MRI of the spine with and without IV contrast is the definitive initial imaging modality 1. Key technical considerations:

• Include diffusion-weighted imaging (DWI) when spinal cord ischemia is suspected, as it shows signal changes earlier than T2-weighted sequences 1
• Contrast enhancement is essential for initial evaluation to distinguish inflammatory/infectious from ischemic etiologies and to identify tumors 1
• Image the entire spine when demyelinating disease is suspected, as MS most commonly affects the cervical cord 1

CT myelography serves as an alternative when MRI is contraindicated, though it provides inferior soft tissue detail 1.

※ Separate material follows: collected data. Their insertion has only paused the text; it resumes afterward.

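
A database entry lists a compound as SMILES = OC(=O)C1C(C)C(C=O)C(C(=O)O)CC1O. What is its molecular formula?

Walk through each heavy atom and fill implicit hydrogens from standard valence (C 4, N 3, O 2, S 2, halogen 1):
  atom 1: O, bond orders sum to 1 (valence 2) → 1 H
  atom 2: C, bond orders sum to 4 (valence 4) → 0 H
  atom 3: O, bond orders sum to 2 (valence 2) → 0 H
  atom 4: C, bond orders sum to 3 (valence 4) → 1 H
  atom 5: C, bond orders sum to 3 (valence 4) → 1 H
  atom 6: C, bond orders sum to 1 (valence 4) → 3 H
  atom 7: C, bond orders sum to 3 (valence 4) → 1 H
  atom 8: C, bond orders sum to 3 (valence 4) → 1 H
  atom 9: O, bond orders sum to 2 (valence 2) → 0 H
  atom 10: C, bond orders sum to 3 (valence 4) → 1 H
  atom 11: C, bond orders sum to 4 (valence 4) → 0 H
  atom 12: O, bond orders sum to 2 (valence 2) → 0 H
  atom 13: O, bond orders sum to 1 (valence 2) → 1 H
  atom 14: C, bond orders sum to 2 (valence 4) → 2 H
  atom 15: C, bond orders sum to 3 (valence 4) → 1 H
  atom 16: O, bond orders sum to 1 (valence 2) → 1 H
Totals → C:10, H:14, O:6.

C10H14O6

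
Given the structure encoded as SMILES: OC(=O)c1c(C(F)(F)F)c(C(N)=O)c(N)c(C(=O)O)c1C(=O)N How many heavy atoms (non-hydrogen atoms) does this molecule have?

Every atom symbol written in the SMILES (organic subset) is one heavy atom; implicit H are not written.
Heavy atoms by element → C:11, F:3, N:3, O:6.
Total: 23.

23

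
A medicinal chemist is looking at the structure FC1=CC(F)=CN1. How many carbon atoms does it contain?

4

Count every carbon token in the SMILES (each C, including those in ring-closure positions and inside branches).
Carbon count: 4.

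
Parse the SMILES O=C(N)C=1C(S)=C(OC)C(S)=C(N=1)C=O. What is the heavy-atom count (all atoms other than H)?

Every atom symbol written in the SMILES (organic subset) is one heavy atom; implicit H are not written.
Heavy atoms by element → C:8, N:2, O:3, S:2.
Total: 15.

15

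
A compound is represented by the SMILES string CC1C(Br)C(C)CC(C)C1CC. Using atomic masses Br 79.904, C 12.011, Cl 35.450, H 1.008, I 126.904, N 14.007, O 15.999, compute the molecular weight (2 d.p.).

233.19 g/mol

First, the molecular formula is C11H21Br (counting implicit H from valence).
  Br: 1 × 79.904 = 79.904
  C: 11 × 12.011 = 132.121
  H: 21 × 1.008 = 21.168
Sum: 1×79.904 + 11×12.011 + 21×1.008 = 233.193 → 233.19 g/mol.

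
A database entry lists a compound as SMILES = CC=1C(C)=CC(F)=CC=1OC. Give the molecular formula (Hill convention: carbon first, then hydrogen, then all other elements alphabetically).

C9H11FO

Walk through each heavy atom and fill implicit hydrogens from standard valence (C 4, N 3, O 2, S 2, halogen 1):
  atom 1: C, bond orders sum to 1 (valence 4) → 3 H
  atom 2: C, bond orders sum to 4 (valence 4) → 0 H
  atom 3: C, bond orders sum to 4 (valence 4) → 0 H
  atom 4: C, bond orders sum to 1 (valence 4) → 3 H
  atom 5: C, bond orders sum to 3 (valence 4) → 1 H
  atom 6: C, bond orders sum to 4 (valence 4) → 0 H
  atom 7: F (halogen, monovalent) → 0 H
  atom 8: C, bond orders sum to 3 (valence 4) → 1 H
  atom 9: C, bond orders sum to 4 (valence 4) → 0 H
  atom 10: O, bond orders sum to 2 (valence 2) → 0 H
  atom 11: C, bond orders sum to 1 (valence 4) → 3 H
Totals → C:9, H:11, F:1, O:1.
In Hill order: C9H11FO.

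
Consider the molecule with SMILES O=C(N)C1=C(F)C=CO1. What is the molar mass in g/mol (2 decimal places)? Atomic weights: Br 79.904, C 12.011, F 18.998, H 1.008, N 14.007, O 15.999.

First, the molecular formula is C5H4FNO2 (counting implicit H from valence).
  C: 5 × 12.011 = 60.055
  F: 1 × 18.998 = 18.998
  H: 4 × 1.008 = 4.032
  N: 1 × 14.007 = 14.007
  O: 2 × 15.999 = 31.998
Sum: 5×12.011 + 1×18.998 + 4×1.008 + 1×14.007 + 2×15.999 = 129.090 → 129.09 g/mol.

129.09 g/mol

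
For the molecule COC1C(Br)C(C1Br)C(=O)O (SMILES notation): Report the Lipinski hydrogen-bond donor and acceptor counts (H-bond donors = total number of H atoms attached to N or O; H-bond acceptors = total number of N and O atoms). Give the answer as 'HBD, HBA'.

Donors: find every N or O and count the H atoms it carries.
  atom 2 (O): bond orders sum to 2 → 0 H
  atom 10 (O): bond orders sum to 2 → 0 H
  atom 11 (O): bond orders sum to 1 → 1 H
Lipinski HBD = 1.
Acceptors: N atoms = 0, O atoms = 3 → HBA = 3.

1, 3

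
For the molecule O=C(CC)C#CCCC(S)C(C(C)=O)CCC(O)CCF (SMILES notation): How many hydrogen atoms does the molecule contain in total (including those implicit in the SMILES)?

Walk through each heavy atom and fill implicit hydrogens from standard valence (C 4, N 3, O 2, S 2, halogen 1):
  atom 1: O, bond orders sum to 2 (valence 2) → 0 H
  atom 2: C, bond orders sum to 4 (valence 4) → 0 H
  atom 3: C, bond orders sum to 2 (valence 4) → 2 H
  atom 4: C, bond orders sum to 1 (valence 4) → 3 H
  atom 5: C, bond orders sum to 4 (valence 4) → 0 H
  atom 6: C, bond orders sum to 4 (valence 4) → 0 H
  atom 7: C, bond orders sum to 2 (valence 4) → 2 H
  atom 8: C, bond orders sum to 2 (valence 4) → 2 H
  atom 9: C, bond orders sum to 3 (valence 4) → 1 H
  atom 10: S, bond orders sum to 1 (valence 2) → 1 H
  atom 11: C, bond orders sum to 3 (valence 4) → 1 H
  atom 12: C, bond orders sum to 4 (valence 4) → 0 H
  atom 13: C, bond orders sum to 1 (valence 4) → 3 H
  atom 14: O, bond orders sum to 2 (valence 2) → 0 H
  atom 15: C, bond orders sum to 2 (valence 4) → 2 H
  atom 16: C, bond orders sum to 2 (valence 4) → 2 H
  atom 17: C, bond orders sum to 3 (valence 4) → 1 H
  atom 18: O, bond orders sum to 1 (valence 2) → 1 H
  atom 19: C, bond orders sum to 2 (valence 4) → 2 H
  atom 20: C, bond orders sum to 2 (valence 4) → 2 H
  atom 21: F (halogen, monovalent) → 0 H
Total hydrogens: 25.

25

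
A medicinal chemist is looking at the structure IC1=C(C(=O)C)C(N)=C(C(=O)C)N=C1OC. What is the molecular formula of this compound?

C10H11IN2O3

Walk through each heavy atom and fill implicit hydrogens from standard valence (C 4, N 3, O 2, S 2, halogen 1):
  atom 1: I (halogen, monovalent) → 0 H
  atom 2: C, bond orders sum to 4 (valence 4) → 0 H
  atom 3: C, bond orders sum to 4 (valence 4) → 0 H
  atom 4: C, bond orders sum to 4 (valence 4) → 0 H
  atom 5: O, bond orders sum to 2 (valence 2) → 0 H
  atom 6: C, bond orders sum to 1 (valence 4) → 3 H
  atom 7: C, bond orders sum to 4 (valence 4) → 0 H
  atom 8: N, bond orders sum to 1 (valence 3) → 2 H
  atom 9: C, bond orders sum to 4 (valence 4) → 0 H
  atom 10: C, bond orders sum to 4 (valence 4) → 0 H
  atom 11: O, bond orders sum to 2 (valence 2) → 0 H
  atom 12: C, bond orders sum to 1 (valence 4) → 3 H
  atom 13: N, bond orders sum to 3 (valence 3) → 0 H
  atom 14: C, bond orders sum to 4 (valence 4) → 0 H
  atom 15: O, bond orders sum to 2 (valence 2) → 0 H
  atom 16: C, bond orders sum to 1 (valence 4) → 3 H
Totals → C:10, H:11, I:1, N:2, O:3.
In Hill order: C10H11IN2O3.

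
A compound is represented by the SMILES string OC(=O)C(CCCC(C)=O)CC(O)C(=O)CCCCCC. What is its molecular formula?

C16H28O5

Walk through each heavy atom and fill implicit hydrogens from standard valence (C 4, N 3, O 2, S 2, halogen 1):
  atom 1: O, bond orders sum to 1 (valence 2) → 1 H
  atom 2: C, bond orders sum to 4 (valence 4) → 0 H
  atom 3: O, bond orders sum to 2 (valence 2) → 0 H
  atom 4: C, bond orders sum to 3 (valence 4) → 1 H
  atom 5: C, bond orders sum to 2 (valence 4) → 2 H
  atom 6: C, bond orders sum to 2 (valence 4) → 2 H
  atom 7: C, bond orders sum to 2 (valence 4) → 2 H
  atom 8: C, bond orders sum to 4 (valence 4) → 0 H
  atom 9: C, bond orders sum to 1 (valence 4) → 3 H
  atom 10: O, bond orders sum to 2 (valence 2) → 0 H
  atom 11: C, bond orders sum to 2 (valence 4) → 2 H
  atom 12: C, bond orders sum to 3 (valence 4) → 1 H
  atom 13: O, bond orders sum to 1 (valence 2) → 1 H
  atom 14: C, bond orders sum to 4 (valence 4) → 0 H
  atom 15: O, bond orders sum to 2 (valence 2) → 0 H
  atom 16: C, bond orders sum to 2 (valence 4) → 2 H
  atom 17: C, bond orders sum to 2 (valence 4) → 2 H
  atom 18: C, bond orders sum to 2 (valence 4) → 2 H
  atom 19: C, bond orders sum to 2 (valence 4) → 2 H
  atom 20: C, bond orders sum to 2 (valence 4) → 2 H
  atom 21: C, bond orders sum to 1 (valence 4) → 3 H
Totals → C:16, H:28, O:5.
In Hill order: C16H28O5.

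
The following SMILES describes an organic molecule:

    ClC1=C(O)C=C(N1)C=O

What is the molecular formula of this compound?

Walk through each heavy atom and fill implicit hydrogens from standard valence (C 4, N 3, O 2, S 2, halogen 1):
  atom 1: Cl (halogen, monovalent) → 0 H
  atom 2: C, bond orders sum to 4 (valence 4) → 0 H
  atom 3: C, bond orders sum to 4 (valence 4) → 0 H
  atom 4: O, bond orders sum to 1 (valence 2) → 1 H
  atom 5: C, bond orders sum to 3 (valence 4) → 1 H
  atom 6: C, bond orders sum to 4 (valence 4) → 0 H
  atom 7: N, bond orders sum to 2 (valence 3) → 1 H
  atom 8: C, bond orders sum to 3 (valence 4) → 1 H
  atom 9: O, bond orders sum to 2 (valence 2) → 0 H
Totals → C:5, H:4, Cl:1, N:1, O:2.
In Hill order: C5H4ClNO2.

C5H4ClNO2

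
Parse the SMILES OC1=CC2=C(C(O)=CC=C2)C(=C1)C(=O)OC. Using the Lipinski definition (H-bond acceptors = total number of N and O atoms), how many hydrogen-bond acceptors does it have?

4

N atoms: 0; O atoms: 4.
Lipinski HBA = 0 + 4 = 4.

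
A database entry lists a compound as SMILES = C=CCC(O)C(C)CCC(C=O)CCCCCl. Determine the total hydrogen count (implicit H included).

25

Walk through each heavy atom and fill implicit hydrogens from standard valence (C 4, N 3, O 2, S 2, halogen 1):
  atom 1: C, bond orders sum to 2 (valence 4) → 2 H
  atom 2: C, bond orders sum to 3 (valence 4) → 1 H
  atom 3: C, bond orders sum to 2 (valence 4) → 2 H
  atom 4: C, bond orders sum to 3 (valence 4) → 1 H
  atom 5: O, bond orders sum to 1 (valence 2) → 1 H
  atom 6: C, bond orders sum to 3 (valence 4) → 1 H
  atom 7: C, bond orders sum to 1 (valence 4) → 3 H
  atom 8: C, bond orders sum to 2 (valence 4) → 2 H
  atom 9: C, bond orders sum to 2 (valence 4) → 2 H
  atom 10: C, bond orders sum to 3 (valence 4) → 1 H
  atom 11: C, bond orders sum to 3 (valence 4) → 1 H
  atom 12: O, bond orders sum to 2 (valence 2) → 0 H
  atom 13: C, bond orders sum to 2 (valence 4) → 2 H
  atom 14: C, bond orders sum to 2 (valence 4) → 2 H
  atom 15: C, bond orders sum to 2 (valence 4) → 2 H
  atom 16: C, bond orders sum to 2 (valence 4) → 2 H
  atom 17: Cl (halogen, monovalent) → 0 H
Total hydrogens: 25.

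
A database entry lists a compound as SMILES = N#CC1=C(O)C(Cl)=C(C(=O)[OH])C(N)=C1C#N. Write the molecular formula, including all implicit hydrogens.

Walk through each heavy atom and fill implicit hydrogens from standard valence (C 4, N 3, O 2, S 2, halogen 1):
  atom 1: N, bond orders sum to 3 (valence 3) → 0 H
  atom 2: C, bond orders sum to 4 (valence 4) → 0 H
  atom 3: C, bond orders sum to 4 (valence 4) → 0 H
  atom 4: C, bond orders sum to 4 (valence 4) → 0 H
  atom 5: O, bond orders sum to 1 (valence 2) → 1 H
  atom 6: C, bond orders sum to 4 (valence 4) → 0 H
  atom 7: Cl (halogen, monovalent) → 0 H
  atom 8: C, bond orders sum to 4 (valence 4) → 0 H
  atom 9: C, bond orders sum to 4 (valence 4) → 0 H
  atom 10: O, bond orders sum to 2 (valence 2) → 0 H
  atom 11: O with explicit H count 1
  atom 12: C, bond orders sum to 4 (valence 4) → 0 H
  atom 13: N, bond orders sum to 1 (valence 3) → 2 H
  atom 14: C, bond orders sum to 4 (valence 4) → 0 H
  atom 15: C, bond orders sum to 4 (valence 4) → 0 H
  atom 16: N, bond orders sum to 3 (valence 3) → 0 H
Totals → C:9, H:4, Cl:1, N:3, O:3.
In Hill order: C9H4ClN3O3.

C9H4ClN3O3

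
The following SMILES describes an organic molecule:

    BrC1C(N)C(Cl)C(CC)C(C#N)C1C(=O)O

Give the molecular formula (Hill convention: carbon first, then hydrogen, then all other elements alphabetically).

Walk through each heavy atom and fill implicit hydrogens from standard valence (C 4, N 3, O 2, S 2, halogen 1):
  atom 1: Br (halogen, monovalent) → 0 H
  atom 2: C, bond orders sum to 3 (valence 4) → 1 H
  atom 3: C, bond orders sum to 3 (valence 4) → 1 H
  atom 4: N, bond orders sum to 1 (valence 3) → 2 H
  atom 5: C, bond orders sum to 3 (valence 4) → 1 H
  atom 6: Cl (halogen, monovalent) → 0 H
  atom 7: C, bond orders sum to 3 (valence 4) → 1 H
  atom 8: C, bond orders sum to 2 (valence 4) → 2 H
  atom 9: C, bond orders sum to 1 (valence 4) → 3 H
  atom 10: C, bond orders sum to 3 (valence 4) → 1 H
  atom 11: C, bond orders sum to 4 (valence 4) → 0 H
  atom 12: N, bond orders sum to 3 (valence 3) → 0 H
  atom 13: C, bond orders sum to 3 (valence 4) → 1 H
  atom 14: C, bond orders sum to 4 (valence 4) → 0 H
  atom 15: O, bond orders sum to 2 (valence 2) → 0 H
  atom 16: O, bond orders sum to 1 (valence 2) → 1 H
Totals → C:10, H:14, Br:1, Cl:1, N:2, O:2.
In Hill order: C10H14BrClN2O2.

C10H14BrClN2O2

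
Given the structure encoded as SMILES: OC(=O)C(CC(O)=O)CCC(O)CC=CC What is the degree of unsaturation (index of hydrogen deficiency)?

Molecular formula: C11H18O5.
DoU = (2C + 2 + N − H − X) / 2, where X is the halogen count and O/S are ignored.
    = (2·11 + 2 + 0 − 18 − 0) / 2 = 6 / 2 = 3.

3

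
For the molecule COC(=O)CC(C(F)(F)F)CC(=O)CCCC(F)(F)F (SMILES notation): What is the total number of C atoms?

Count every carbon token in the SMILES (each C, including those in ring-closure positions and inside branches).
Carbon count: 11.

11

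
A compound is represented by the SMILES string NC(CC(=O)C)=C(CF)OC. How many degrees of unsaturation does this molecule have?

Degree of unsaturation = (number of rings) + (number of π bonds).
Ring closures in the SMILES: 0.
π bonds: 2 double bonds (each 1 DoU) → 2 DoU from unsaturation.
Total DoU = 0 + 2 = 2.

2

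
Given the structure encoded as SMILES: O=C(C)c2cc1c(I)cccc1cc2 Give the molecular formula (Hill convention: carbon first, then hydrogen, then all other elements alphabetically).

C12H9IO

Walk through each heavy atom and fill implicit hydrogens from standard valence (C 4, N 3, O 2, S 2, halogen 1); for lowercase aromatic atoms, an aromatic c carries 1 H when it has two neighbours and 0 H with three, and aromatic n carries 0 H:
  atom 1: O, bond orders sum to 2 (valence 2) → 0 H
  atom 2: C, bond orders sum to 4 (valence 4) → 0 H
  atom 3: C, bond orders sum to 1 (valence 4) → 3 H
  atom 4: aromatic c, 3 neighbours → 0 H
  atom 5: aromatic c, 2 neighbours → 1 H
  atom 6: aromatic c, 3 neighbours → 0 H
  atom 7: aromatic c, 3 neighbours → 0 H
  atom 8: I (halogen, monovalent) → 0 H
  atom 9: aromatic c, 2 neighbours → 1 H
  atom 10: aromatic c, 2 neighbours → 1 H
  atom 11: aromatic c, 2 neighbours → 1 H
  atom 12: aromatic c, 3 neighbours → 0 H
  atom 13: aromatic c, 2 neighbours → 1 H
  atom 14: aromatic c, 2 neighbours → 1 H
Totals → C:12, H:9, I:1, O:1.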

Time-Critical Considerations

The distinction between acute (maximum deficit within 21 days) versus subacute presentation helps narrow the differential 3. Hyperacute presentations (hours) favor vascular or compressive etiologies, while progression over days to weeks suggests inflammatory, infectious, or metabolic causes.

Radiation-induced myelopathy should be considered in patients with prior radiation therapy, as it anatomically localizes to the previous radiation port 1.